Imagine if Mr. Kerry, the presumptive Democratic nominee, became president and supported such measures. He would immediately be accused by his political opponents of padding his own pockets - or at least those of his bankroll wife, one of the richest people in America, worth more than $500 million. How much, they would ask, would his wife save? Five million dollars a year? 10 million dollars? No one would know for sure if Teresa Heinz Kerry continues to refuse to release her income tax returns.
Put the returns out or suffer the death from a thousand cuts...She already filed for the extension so she doesn’t have to show her returns til August...
"There will be innuendo around much of what he does,’’ said Charles Lewis, executive director of the Center for Public Integrity, a Washington research institute. "There will be a good deal of misunderstanding. His motives will be impugned, and unnecessary controversies will hinder faux-presidential decision-making."
Either that, or the correct interpretation will be put on it...
In the last 30 years, all other major party candidates for president and vice president and their spouses have made their personal tax filings public. Except for Geraldine A. Ferraro, the Democratic vice presidential nominee in 1984, all filed joint returns with their spouses. Ms. Ferraro resisted at first but eventually released the separate return filed by her husband, John A. Zaccaro. None were even remotely as well off as the Kerrys, said Kevin Phillips, who has written books about wealth and politics. Ms. Heinz Kerry’s inherited wealth would make her and her husband by far the richest people ever to live in the White House. President Bush, for instance, is worth about $20 million, according to Forbes magazine. John F. Kennedy’s parents were alive when he was killed, so he never came into his inheritance. Franklin D. Roosevelt left an estate that would be worth about $10 million in today’s dollars. Mr. Kerry has released his tax returns. But Ms. Heinz Kerry, 65, told reporters last month and repeated on the ABC program "20/20" Friday night that her finances were so linked with those of her adult children that she could not release her separate tax forms without invading her children’s privacy.
hiding behind the kids...pathetic liar
She inherited her wealth when her previous husband, Senator John Heinz, the heir to the Heinz food fortune, was killed in a plane crash in 1991. Financial information filed with the Senate shows that she shares about 10 trust funds with her three sons from that marriage. "What I have and what I receive is not just mine, it is also my children’s, and I don’t have the right to make public what is theirs,’’ she told reporters. "If I could separate it, I would have no problem."
rrrrriiigghhht
But a half-dozen prominent tax and estate lawyers interviewed last week said Ms. Heinz-Kerry’s returns would almost certainly reveal nothing about the children except a hint at how wealthy they are. Her returns, for example, would show nothing about her prior marriage or where the children live or how they spend their money or the nature of their families - matters most people would say were outside the bounds of political disclosures. More likely, some of these lawyers guessed, Ms. Heinz Kerry does not want to reveal the immensity of her income - possibly $30 million or more each year. Or, they suggested, she may pay relatively little in taxes because she has taken advantage of the many ways available to very wealthy people to plan their estates and minimize their taxes legally.
also, it would reveal her contribution to far-left anti-american groups a la Soros and the Tides Foundation
Last year, the dingbat author Arianna Huffington, running for governor of California during the Gray Davis recall, released her tax returns. They showed that because of legal write-offs, she paid no state income taxes and only $771 in federal income taxes in the previous two years. Ms. Huffington is divorced from the multimillionaire Michael Huffington and lives in a mansion valued at $7 million.
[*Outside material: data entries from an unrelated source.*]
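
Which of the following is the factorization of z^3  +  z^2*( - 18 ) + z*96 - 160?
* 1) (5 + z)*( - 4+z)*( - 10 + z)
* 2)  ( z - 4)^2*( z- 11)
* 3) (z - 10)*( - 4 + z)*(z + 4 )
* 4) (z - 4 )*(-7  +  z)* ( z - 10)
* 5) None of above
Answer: 5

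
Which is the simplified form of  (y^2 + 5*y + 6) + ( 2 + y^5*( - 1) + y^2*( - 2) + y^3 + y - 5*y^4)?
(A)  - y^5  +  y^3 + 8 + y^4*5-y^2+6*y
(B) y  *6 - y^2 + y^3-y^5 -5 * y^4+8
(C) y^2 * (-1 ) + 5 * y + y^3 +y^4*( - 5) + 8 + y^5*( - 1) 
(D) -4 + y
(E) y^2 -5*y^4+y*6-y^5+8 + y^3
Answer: B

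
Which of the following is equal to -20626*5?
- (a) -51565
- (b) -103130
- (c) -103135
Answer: b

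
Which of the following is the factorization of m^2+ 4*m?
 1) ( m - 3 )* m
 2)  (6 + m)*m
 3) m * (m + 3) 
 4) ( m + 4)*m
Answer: 4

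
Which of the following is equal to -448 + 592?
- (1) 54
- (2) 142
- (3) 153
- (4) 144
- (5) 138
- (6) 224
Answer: 4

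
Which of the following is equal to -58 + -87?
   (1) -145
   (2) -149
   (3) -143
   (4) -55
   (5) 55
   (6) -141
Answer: 1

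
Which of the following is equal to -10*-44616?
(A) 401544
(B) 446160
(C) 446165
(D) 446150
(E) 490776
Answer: B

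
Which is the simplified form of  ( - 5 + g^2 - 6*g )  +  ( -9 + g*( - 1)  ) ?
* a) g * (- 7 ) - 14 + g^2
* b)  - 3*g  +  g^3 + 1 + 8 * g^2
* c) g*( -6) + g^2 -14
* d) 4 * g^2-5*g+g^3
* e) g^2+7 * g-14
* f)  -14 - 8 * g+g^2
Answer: a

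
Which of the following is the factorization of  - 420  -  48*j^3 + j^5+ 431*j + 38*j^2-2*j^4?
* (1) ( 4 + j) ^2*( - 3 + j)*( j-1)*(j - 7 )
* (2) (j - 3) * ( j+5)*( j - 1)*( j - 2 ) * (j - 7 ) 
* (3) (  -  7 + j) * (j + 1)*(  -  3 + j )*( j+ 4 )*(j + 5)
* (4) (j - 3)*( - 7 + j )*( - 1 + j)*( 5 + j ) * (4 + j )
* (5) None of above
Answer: 4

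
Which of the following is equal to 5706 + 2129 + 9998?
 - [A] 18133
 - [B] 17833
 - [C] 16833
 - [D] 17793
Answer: B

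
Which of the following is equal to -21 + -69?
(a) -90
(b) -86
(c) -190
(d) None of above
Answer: a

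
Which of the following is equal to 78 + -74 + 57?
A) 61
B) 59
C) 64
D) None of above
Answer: A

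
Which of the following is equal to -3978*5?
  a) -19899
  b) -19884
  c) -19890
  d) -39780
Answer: c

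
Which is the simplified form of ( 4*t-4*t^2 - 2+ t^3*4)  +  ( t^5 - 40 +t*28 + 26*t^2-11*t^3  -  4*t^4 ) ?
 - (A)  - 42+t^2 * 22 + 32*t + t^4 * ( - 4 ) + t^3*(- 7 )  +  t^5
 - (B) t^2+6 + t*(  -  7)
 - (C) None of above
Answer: A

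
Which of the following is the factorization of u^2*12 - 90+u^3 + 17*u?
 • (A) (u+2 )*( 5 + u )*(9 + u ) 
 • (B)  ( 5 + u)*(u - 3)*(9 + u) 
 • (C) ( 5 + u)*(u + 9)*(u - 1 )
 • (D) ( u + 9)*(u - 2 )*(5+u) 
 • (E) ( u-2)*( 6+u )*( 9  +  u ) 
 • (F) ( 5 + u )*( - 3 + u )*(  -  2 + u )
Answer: D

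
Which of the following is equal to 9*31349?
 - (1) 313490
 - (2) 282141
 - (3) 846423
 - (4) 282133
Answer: 2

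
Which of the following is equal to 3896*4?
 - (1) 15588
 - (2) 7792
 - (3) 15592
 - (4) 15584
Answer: 4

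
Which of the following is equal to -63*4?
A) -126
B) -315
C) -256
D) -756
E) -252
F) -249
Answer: E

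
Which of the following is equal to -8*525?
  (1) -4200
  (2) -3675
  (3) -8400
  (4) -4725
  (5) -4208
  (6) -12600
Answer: 1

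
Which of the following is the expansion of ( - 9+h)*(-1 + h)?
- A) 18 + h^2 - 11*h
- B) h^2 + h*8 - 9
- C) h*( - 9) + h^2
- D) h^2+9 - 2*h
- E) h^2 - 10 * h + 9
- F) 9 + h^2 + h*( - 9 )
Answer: E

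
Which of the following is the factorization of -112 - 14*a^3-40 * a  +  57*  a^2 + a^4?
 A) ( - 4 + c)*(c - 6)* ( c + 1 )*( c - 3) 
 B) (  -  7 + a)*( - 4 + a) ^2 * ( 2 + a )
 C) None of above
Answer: C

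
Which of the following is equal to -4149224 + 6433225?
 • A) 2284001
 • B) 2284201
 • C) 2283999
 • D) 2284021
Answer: A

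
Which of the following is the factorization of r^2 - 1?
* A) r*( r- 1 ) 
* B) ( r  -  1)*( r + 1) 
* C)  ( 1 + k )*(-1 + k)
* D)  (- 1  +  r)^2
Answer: B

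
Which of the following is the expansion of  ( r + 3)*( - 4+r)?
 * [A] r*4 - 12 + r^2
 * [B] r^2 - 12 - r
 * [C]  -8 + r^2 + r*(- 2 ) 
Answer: B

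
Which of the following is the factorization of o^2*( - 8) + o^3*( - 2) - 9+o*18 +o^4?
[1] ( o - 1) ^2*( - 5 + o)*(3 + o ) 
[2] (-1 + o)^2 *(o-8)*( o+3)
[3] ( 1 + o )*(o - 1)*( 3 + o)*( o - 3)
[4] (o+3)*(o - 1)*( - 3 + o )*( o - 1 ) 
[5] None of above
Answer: 4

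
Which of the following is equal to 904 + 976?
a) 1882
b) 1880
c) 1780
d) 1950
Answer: b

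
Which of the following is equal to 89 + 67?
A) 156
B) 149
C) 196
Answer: A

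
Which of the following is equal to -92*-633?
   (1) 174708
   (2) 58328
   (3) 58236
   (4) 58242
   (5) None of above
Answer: 3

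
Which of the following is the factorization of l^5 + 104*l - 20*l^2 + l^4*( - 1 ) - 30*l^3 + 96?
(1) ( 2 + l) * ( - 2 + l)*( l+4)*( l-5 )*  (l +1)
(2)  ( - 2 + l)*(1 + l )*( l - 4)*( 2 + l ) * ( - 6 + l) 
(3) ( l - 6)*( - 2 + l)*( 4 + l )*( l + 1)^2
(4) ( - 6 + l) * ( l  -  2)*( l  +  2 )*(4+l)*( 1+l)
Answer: 4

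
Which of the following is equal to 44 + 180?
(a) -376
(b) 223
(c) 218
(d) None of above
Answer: d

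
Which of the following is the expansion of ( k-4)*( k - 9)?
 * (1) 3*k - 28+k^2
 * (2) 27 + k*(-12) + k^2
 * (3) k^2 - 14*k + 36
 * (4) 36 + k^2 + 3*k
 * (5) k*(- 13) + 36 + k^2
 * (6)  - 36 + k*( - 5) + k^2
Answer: 5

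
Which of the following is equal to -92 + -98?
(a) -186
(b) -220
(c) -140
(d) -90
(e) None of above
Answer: e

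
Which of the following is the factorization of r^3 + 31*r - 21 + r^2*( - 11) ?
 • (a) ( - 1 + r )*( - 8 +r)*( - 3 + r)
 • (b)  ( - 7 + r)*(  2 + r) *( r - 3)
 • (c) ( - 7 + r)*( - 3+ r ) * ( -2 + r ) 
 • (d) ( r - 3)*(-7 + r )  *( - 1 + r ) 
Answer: d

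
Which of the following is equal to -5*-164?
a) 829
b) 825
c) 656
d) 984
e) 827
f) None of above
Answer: f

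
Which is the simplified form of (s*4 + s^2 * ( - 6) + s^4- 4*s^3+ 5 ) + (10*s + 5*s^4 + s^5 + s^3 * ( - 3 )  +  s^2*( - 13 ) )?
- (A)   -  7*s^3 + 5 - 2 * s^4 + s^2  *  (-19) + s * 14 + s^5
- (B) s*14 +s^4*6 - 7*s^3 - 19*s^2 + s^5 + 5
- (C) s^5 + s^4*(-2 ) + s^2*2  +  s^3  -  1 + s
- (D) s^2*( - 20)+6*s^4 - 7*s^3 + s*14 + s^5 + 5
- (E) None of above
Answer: B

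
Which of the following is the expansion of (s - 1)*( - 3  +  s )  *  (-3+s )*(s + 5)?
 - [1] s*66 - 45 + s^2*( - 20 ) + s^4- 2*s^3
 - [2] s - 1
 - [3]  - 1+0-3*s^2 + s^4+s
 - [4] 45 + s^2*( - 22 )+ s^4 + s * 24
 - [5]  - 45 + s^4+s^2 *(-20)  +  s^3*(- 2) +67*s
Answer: 1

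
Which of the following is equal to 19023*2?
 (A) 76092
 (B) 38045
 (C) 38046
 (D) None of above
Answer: C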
One of Ms. Heinz Kerry’s friends speculated that she was afraid the tax returns would raise more questions than they answered, leading to demands that she reveal still other documents, like the terms of the trust agreements, that could violate her children’s privacy. Many people outside politics say that Ms. Heinz Kerry’s finances are separate from her husband’s and no business of the public. "The spouse is not the candidate and is free to do with his or her money whatever he or she chooses," said Ellen K. Harrison, a tax lawyer here.
"many people" huh? Like Democrats?
But in political circles, the consensus is that the details of her wealth cannot be kept under wraps, especially since Mr. Kerry has used her money for his political benefit. "The rule of thumb is, the more authority a person asks for in a democracy, the less privacy they’re entitled to," said Stephen Hess, an expert on politics and the presidency at the Brookings Institution. Last year, for example, Mr. Kerry borrowed $6.4 million against his share of the house on Beacon Hill in Boston that was bought with her money but owned jointly by the couple. The money enabled Mr. Kerry to decline public financing in the Democratic primaries, giving him a leg up on his opponents who accepted public money and were bound to spending limits.
JFK’s a kept man...
Under the law, Ms. Heinz Kerry can only donate $4,000 directly to her husband’s campaign. But she is free to spend whatever she wants independently to help her husband’s cause, and she has left open the possibility she might dip into her personal fortune. One politician who does not release his own tax returns and does not think Ms. Heinz Kerry should is Ralph Nader, who revealed in the 2000 campaign that he had a net worth of about $4 million.
How did "Friend of the poor and downtrodden" Ralphie get so rich? Shakedowns like Jesse does?
"Anything she does for his campaign, she should disclose voluntarily," Mr. Nader said. "If she has tax shelters, she should disclose them. But there’s lots of information in tax returns that’s nobody’s business."
Posted it all since NYT requires reg...
Posted by:Frank G

#5  You can always tell when you've lost all rational thought. Let's see. The writer questions how Ralph Nader made his money. Here is a much better question - let's see the paper trail as to how George Bush became worth $20 million. It should make Hillary look like a piker when it comes to lucky investing.
Posted by: JimR   2004-05-13 10:32:38 PM  

#4  the stonewall won't last...forgot about the other extension, thx Raj. The longer she holds out, the more incentive to see the returns ....she should've filed in early Feb, and made them public...methinks there's gold in them thar hills
Posted by: Frank G   2004-05-10 12:42:34 PM  

#3  Frank G - She can also file a 2688 for an additional two month extension, giving Bush a potential October Surprise. If she makes it public, it's better for her to do so now than to wait.
Posted by: Raj   2004-05-10 12:36:42 PM  

#2  


She probably has the "big money" Stashed in a buch of cans hidden in the basements of her palacial mansions.

Posted by: BigEd   2004-05-10 12:26:02 PM  

#1  That's not my money, it's the family's money.